Once we cross back to the US, we have a couple of options. Cindy thought it would be neat to sail on Lake Superior as well so if the weather and time permits we may launch into Waiska Bay on Lake Superior and sail there for the day before heading down to St Ignis where we plan to spend a couple of days sailing around the Mackinac area. We both look forward to sailing under the Mackinac bridge and over to the island. I originally hoped we could get a slip at the island but our visit just happens to coincide with the finish of the Chicago to Mackinac sailboat race and the yacht club hosting the race has all the slips reserved. So we have a slip at St Ignis reserved for 3 days. If we can't get one of the few visitor's slips on the island we will just take a ferry across to the island and spend a day exploring it as I am sure Cindy would really enjoy seeing it.
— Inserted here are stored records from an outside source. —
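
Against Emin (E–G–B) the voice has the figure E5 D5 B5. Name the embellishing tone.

The harmony at that moment is E minor triad (E, G, B); D5 is not a chord tone.
It is approached by step down from E5 and left by leap up to B5.
Step in, leap out — an escape tone.

D5 is an escape tone.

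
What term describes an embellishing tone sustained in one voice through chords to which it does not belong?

Approach: none. Departure: none — a single pitch is sustained while the chords change around it, passing through harmonies that do not contain it.
No melodic motion at all; the dissonance is created entirely by the moving harmonies against the stationary note — a pedal tone (pedal point).

Pedal tone.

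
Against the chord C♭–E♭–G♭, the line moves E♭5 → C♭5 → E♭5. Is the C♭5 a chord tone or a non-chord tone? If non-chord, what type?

Chord tone (the root of Cb major triad).

Cb major triad contains C♭, E♭, G♭; C♭ is the root, so it is a chord tone.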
If this all sounds like a lot of work to you then you are absolutely correct. We will rig our boat maybe 4 times on this trip which while I have made it as easy as I can it is far from easy. I can totally understand why more people do not sail. It is dying sport for a reason, because it is so much work. Most people today do not want to expend that much time, energy, and thought on their off time. That is a shame too because when it all works as it should it really is a thing of beauty. The fact that I get to enjoy with me incredible lil Admiral Cindy only makes it that much better. There is nothing more relaxing or enjoyable than being able to set the sails for a nice 5 mile run down the lake, then leaning back into the rear pulpit, and having Cindy lean back into me as she snuggles up for a relaxing trip back to the slip. Almost magical is how I would describe the sensations of being pulled along by the two large sails stretched out on opposite sides of the boat with only the sounds of the water burbling up from behind the stern breaking the silence as I soak it all in with my soul mate in my arms. With us sailing with the wind behind us we loose reference to the speed we are traveling and it is like time is standing still when in reality we are actually moving along at a pretty good clip. Moments like that make us forget all the work it took to get there as we just enjoy the experience and each others company. Sadness typically describes my feelings as we near the slip and we have to return to manning the boat in preparation for docking. Moments like that never last nearly long enough. Maybe I am just greedy. Even if the run was 500 hundred miles instead of 5 I would probably feel the same way as I could hold Cindy in my arms forever!
I just want to say thank you to you, Cindy, for making the last four and had half years the best ones in my life and I am so looking forward to spending the rest my life with you as my wife. Soon 30 days will have turned into 30 years or more and I hope when we get to that point we can look back on them all, in each others arms, and say what and adventure we had! I love you Babe!